Paul Jones: What’s Phil’s wife Georgia’s maiden name? We never found that out.
Lynn: I honestly don’t remember. If it was never mentioned in the strip, then I have no idea! Make one up. That’s what I’d do!
Linda Davies: Was there ever a storyline or subject matter that you WANTED to include in your strip but never did?
Lynn: I wanted to do a story about Annie’s husband and his infidelity. I never did. Other stories came into my head instead, and this one sat on the periphery, just simmering away. Perhaps, it was too just too close to home.
Letitia Schuman: How are the kids and grandkids, in real life? BTW I still have the letter you sent me over 20 years ago with your signature which contained your doodle in the middle. Always loved your strips.

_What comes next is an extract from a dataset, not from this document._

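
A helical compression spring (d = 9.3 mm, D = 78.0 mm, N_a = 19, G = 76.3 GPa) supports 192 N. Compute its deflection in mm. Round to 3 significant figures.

24.3 mm

k = Gd⁴/(8D³N_a) = (76.3×10³)(9.3⁴)/(8·78.0³·19) = 7.9128 N/mm
δ = F/k = 192 / 7.9128 = 24.265 mm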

Lynn: It’s wonderful that you want to know what’s happening to the FBorFW characters now. The truth is…I don’t know. When the story ended, I stopped connecting with them. I thought I’d be fighting new ideas, wanting to continue, but no ideas came. The story ended…just like that. I wish I could tell you what happened next and how everyone is doing. I have no idea. I want to know if Dorothy in the Wizard of Oz ever got married and had kids and told them about Oz. There are 13 Oz books and I read them all. They ended with Dorothy still a child. Some stories you just have to finish yourself….and perhaps that’s a good thing!
Heather McDaniels: I was wondering if there would be reprints or a collection book of the trio “David, We’re Pregnant,” “Hi, Mom! Hi, Dad!” & “Do They Ever Grow Up?” which chronicled the years between finding out one was expecting & your child turning two/three. I purchased them when I was expecting my first child & got them for a couple of friends who were expecting, but can’t seem to find them anywhere anymore.
Lynn: I don’t think we will be reprinting the original 3 books. They are well out of date, now. I know that folks find them on the internet…in fact, we’ve had to look there, too! I gave so many away, that we only have a few copies ourselves. Good luck, and thanks for asking. Those first 3 little books launched my career. [You can sometimes find them on abebooks.com or ebay. – Ed.]